(Thurs. July 19th)
Hundreds of years ago, the Mona Monkeys in this part of Ghana were considered sacred after a special shrine was built Tafi Atome and the monkeys arrived. The locals started hunting them, and they became endangered. In 1993, John Mason, a Canadian, convinced locals to stop hunting this species and create an eco-tourism business to benefit the local community. Families of the Mona monkeys who now roam free in this sanctuary without being hunted and tourists pay a fee to hand-feed the Mona Monkeys bananas. Mona Monkeys live in families of 20-50, and there are currently 5 families in the Tafi Atome Sanctuary.
(Wed. July 18th)
We visited a cocoa plantation today, had a tour and learned a great deal of interesting information. Chocolate lovers: have you ever wondered where your sensuous treat begins? In Africa, in a “cocoa ball” or pod.
Cocoa beans in the pod are not brown, like you’d expect, but snowy white surrounded by a slimy mucous. When the cocoa pods are ripe (they turn yellow or red depending on the type), they’re split open, the beans hand-mixed with the mucous, then left under a banana leaf to “ferment” for a few days. After the fermentation process, the beans are scooped out and dried in the sun, which is when they turn brown.
Ghana has two seasons; the wet season and the dry season. As you can imagine, most of the cocoa crop is harvested in the wet season, when the plantation is fertile. This particular plantation produces, on average, 10 bags of cocoa beans in the high season. A bag holds 65 kilograms of beans and each bag is sold for 200 GH (Ghanaian cedi), which amounts to approximately $100. Have you done the math in your head yet? This $1000 per season income supports the owner and crew of workers. Cocoa farmers sell their crop to the government, which sets this fixed price of 200 GH for a 65 kg bag. “Organic farms” get approximately $50 more per bag, and ironically, though this particular farm didn’t have the “organic” status, they can’t afford to buy pesticides so essentially they’re organic, they just don’t get to collect organic prices.
If all of the cocoa plantations in Ghana could unite into a coalition, they could perhaps negotiate a better price from the government. DIVOG has been trying to talk to farmers about this prospect, but Robert says it’ll take, perhaps, years to convince farmers that this is “safe” and a plausible “way out” of poverty.
I was left wondering how much the Ghanaian government gets from cocoa traders for each bag, and if there is a middleman who makes a huge cut. What about Fair Trade? I’ll have to do more research to learn how Fair Trade is fair in Ghana—at this particular plantation; there was no evidence of fair trade. Like coffee and roses from Africa, I wish the profits of this export would benefit the people who work the land and struggle to support their families.
Everyone in our group of 15 had a cooking lesson this afternoon. After walking a mile to harvest some cassava root, one of the village grandmothers was gracious enough to teach me how to make traditional “Fufu,” which is boiled cassava root pounded mercilessly into gooey, slimy “dough.” The texture is just not something I can do.

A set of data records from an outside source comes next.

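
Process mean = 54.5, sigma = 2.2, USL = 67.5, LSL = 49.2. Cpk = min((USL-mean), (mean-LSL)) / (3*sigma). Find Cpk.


Cpu = (67.5 - 54.5) / (3 * 2.2) = 1.97
Cpl = (54.5 - 49.2) / (3 * 2.2) = 0.8
Cpk = min(1.97, 0.8) = 0.8

0.8


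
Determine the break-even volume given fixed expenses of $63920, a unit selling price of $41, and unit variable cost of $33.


Formula: BEQ = Fixed Costs / (Price - Variable Cost)
Contribution margin = $41 - $33 = $8/unit
BEQ = ceil($63920 / $8/unit) = ceil(7990.0) = 7990 units

7990 units


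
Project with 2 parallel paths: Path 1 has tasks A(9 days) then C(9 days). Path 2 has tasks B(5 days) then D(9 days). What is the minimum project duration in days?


Path 1 = 9 + 9 = 18 days
Path 2 = 5 + 9 = 14 days
Duration = max(18, 14) = 18 days

18 days


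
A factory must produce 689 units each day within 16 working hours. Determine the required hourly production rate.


Formula: Production Rate = Daily Demand / Available Hours
Rate = 689 units/day / 16 hours/day
Rate = 43.1 units/hour

43.1 units/hour


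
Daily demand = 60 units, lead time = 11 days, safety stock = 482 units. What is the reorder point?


Formula: ROP = (Daily Demand * Lead Time) + Safety Stock
Demand during lead time = 60 * 11 = 660 units
ROP = 660 + 482 = 1142 units

1142 units


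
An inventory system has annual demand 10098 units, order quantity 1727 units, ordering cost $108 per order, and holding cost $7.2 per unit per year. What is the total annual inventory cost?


TC = 10098/1727 * 108 + 1727/2 * 7.2

$6848.69


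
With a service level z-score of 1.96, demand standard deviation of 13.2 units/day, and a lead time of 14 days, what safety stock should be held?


Formula: SS = z * sigma_d * sqrt(LT)
sqrt(LT) = sqrt(14) = 3.7417
SS = 1.96 * 13.2 * 3.7417
SS = 96.8 units

96.8 units


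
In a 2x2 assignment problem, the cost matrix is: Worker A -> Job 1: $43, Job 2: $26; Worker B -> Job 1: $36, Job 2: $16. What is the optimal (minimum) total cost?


Option 1: A->1 + B->2 = $43 + $16 = $59
Option 2: A->2 + B->1 = $26 + $36 = $62
Min cost = min($59, $62) = $59

$59


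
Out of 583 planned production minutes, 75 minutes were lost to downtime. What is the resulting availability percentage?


Formula: Availability = (Planned Time - Downtime) / Planned Time * 100
Uptime = 583 - 75 = 508 min
Availability = 508 / 583 * 100 = 87.1%

87.1%


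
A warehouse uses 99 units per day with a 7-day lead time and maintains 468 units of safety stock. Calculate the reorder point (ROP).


Formula: ROP = (Daily Demand * Lead Time) + Safety Stock
Demand during lead time = 99 * 7 = 693 units
ROP = 693 + 468 = 1161 units

1161 units


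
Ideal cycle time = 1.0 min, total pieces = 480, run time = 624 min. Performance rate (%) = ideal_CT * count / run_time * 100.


Formula: Performance = (Ideal CT * Total Count) / Run Time * 100
Ideal output time = 1.0 * 480 = 480.0 min
Performance = 480.0 / 624 * 100 = 76.9%

76.9%


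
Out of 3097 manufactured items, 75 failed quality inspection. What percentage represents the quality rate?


Formula: Quality Rate = Good Pieces / Total Pieces * 100
Good pieces = 3097 - 75 = 3022
QR = 3022 / 3097 * 100 = 97.6%

97.6%


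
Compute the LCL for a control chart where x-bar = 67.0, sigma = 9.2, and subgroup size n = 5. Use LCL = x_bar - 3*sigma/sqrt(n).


LCL = 67.0 - 3 * 9.2 / sqrt(5)

54.66


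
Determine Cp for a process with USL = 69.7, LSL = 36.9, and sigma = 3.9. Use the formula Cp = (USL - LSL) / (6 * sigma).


Cp = (69.7 - 36.9) / (6 * 3.9)

1.4


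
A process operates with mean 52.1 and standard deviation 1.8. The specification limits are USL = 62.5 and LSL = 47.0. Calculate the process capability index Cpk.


Cpu = (62.5 - 52.1) / (3 * 1.8) = 1.93
Cpl = (52.1 - 47.0) / (3 * 1.8) = 0.94
Cpk = min(1.93, 0.94) = 0.94

0.94


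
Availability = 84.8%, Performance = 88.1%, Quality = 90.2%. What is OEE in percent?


Formula: OEE = Availability * Performance * Quality / 10000
A * P = 84.8% * 88.1% / 100 = 74.71%
OEE = 74.71% * 90.2% / 100 = 67.4%

67.4%


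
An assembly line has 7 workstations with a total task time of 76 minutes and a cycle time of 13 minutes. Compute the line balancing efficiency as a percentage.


Formula: Efficiency = Sum of Task Times / (N_stations * CT) * 100
Total station capacity = 7 stations * 13 min = 91 min
Efficiency = 76 / 91 * 100 = 83.5%

83.5%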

The boiled cassava root is DELICIOUS, and I sat there watching it all be pounded and “slimed” with water into something I can’t swallow.

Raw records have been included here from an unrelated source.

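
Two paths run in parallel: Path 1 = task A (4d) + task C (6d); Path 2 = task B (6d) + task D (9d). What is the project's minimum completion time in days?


Path 1 = 4 + 6 = 10 days
Path 2 = 6 + 9 = 15 days
Duration = max(10, 15) = 15 days

15 days


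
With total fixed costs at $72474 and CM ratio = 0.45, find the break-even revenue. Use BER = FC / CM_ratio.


Formula: BER = Fixed Costs / Contribution Margin Ratio
BER = $72474 / 0.45
BER = $161053.33 (to the nearest cent)

$161053.33


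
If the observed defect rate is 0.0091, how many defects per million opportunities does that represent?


DPMO = defect_rate * 1000000 = 0.0091 * 1000000

9100


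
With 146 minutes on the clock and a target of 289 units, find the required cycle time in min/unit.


Formula: CT = Available Time / Number of Units
CT = 146 min / 289 units
CT = 0.51 min/unit

0.51 min/unit


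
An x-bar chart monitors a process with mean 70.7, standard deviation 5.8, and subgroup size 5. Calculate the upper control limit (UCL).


UCL = 70.7 + 3 * 5.8 / sqrt(5)

78.48


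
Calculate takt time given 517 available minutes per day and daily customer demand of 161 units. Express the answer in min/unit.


Formula: Takt Time = Available Production Time / Customer Demand
Takt = 517 min/day / 161 units/day
Takt = 3.21 min/unit

3.21 min/unit


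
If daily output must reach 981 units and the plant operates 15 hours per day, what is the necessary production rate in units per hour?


Formula: Production Rate = Daily Demand / Available Hours
Rate = 981 units/day / 15 hours/day
Rate = 65.4 units/hour

65.4 units/hour


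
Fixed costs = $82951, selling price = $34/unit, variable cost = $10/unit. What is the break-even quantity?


Formula: BEQ = Fixed Costs / (Price - Variable Cost)
Contribution margin = $34 - $10 = $24/unit
BEQ = ceil($82951 / $24/unit) = ceil(3456.29) = 3457 units

3457 units


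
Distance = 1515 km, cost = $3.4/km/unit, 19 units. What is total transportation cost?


TC = dist * cost * units = 1515 * 3.4 * 19 = $97869.00

$97869.00


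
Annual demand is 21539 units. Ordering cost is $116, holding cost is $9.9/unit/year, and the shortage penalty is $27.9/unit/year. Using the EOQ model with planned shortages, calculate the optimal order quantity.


Formula: EOQ* = sqrt(2DS/H) * sqrt((H+P)/P)
Base EOQ = sqrt(2*21539*116/9.9) = 710.46 units
Correction = sqrt((9.9+27.9)/27.9) = 1.16398
EOQ* = 710.46 * 1.16398 = 827.0 units

827.0 units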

Everyone brought their newly created dishes to a group “pot luck” dinner. Luckily for me, I was the only one who made Fufu. Luckily for the British boys (who didn’t like any local food), the kitchen staff helped us out with additional dishes. As it turns out, Lisa loves Fufu, and I’m in awe.
(Tues. July 17)
The project site looks a bit like an ant hill this morning, with what I’m guessing is close to a hundred people shoveling and hauling dirt in pans on their heads and dumping it in to fill in the foundation for the future school site. Then repeat. Some of the women are singing and playing pranks on each other to keep it fun.
Today I really earned my breakfast, lunch and dinner making bricks like a good little worker-ant. I have a new-found respect for construction workers who work in the sun, heat, dirt, and sweat all day. My shirt was soaked by lunch and I go through waves of being tired of being filthy, then feeling completely ridiculous about it since I’ll be leaving in less than a week to go back to my cushy western life…
It’ so hot today that during my after-lunch siesta, I’m lying in my bed naked and still can’t cool down. As a group, we’re fantasizing quite a lot about ice cream and swimming at the waterfall we’ll visit on Thursday. No matter how cold it is (and I’ve heard it’s cooodold), I’m jumping in!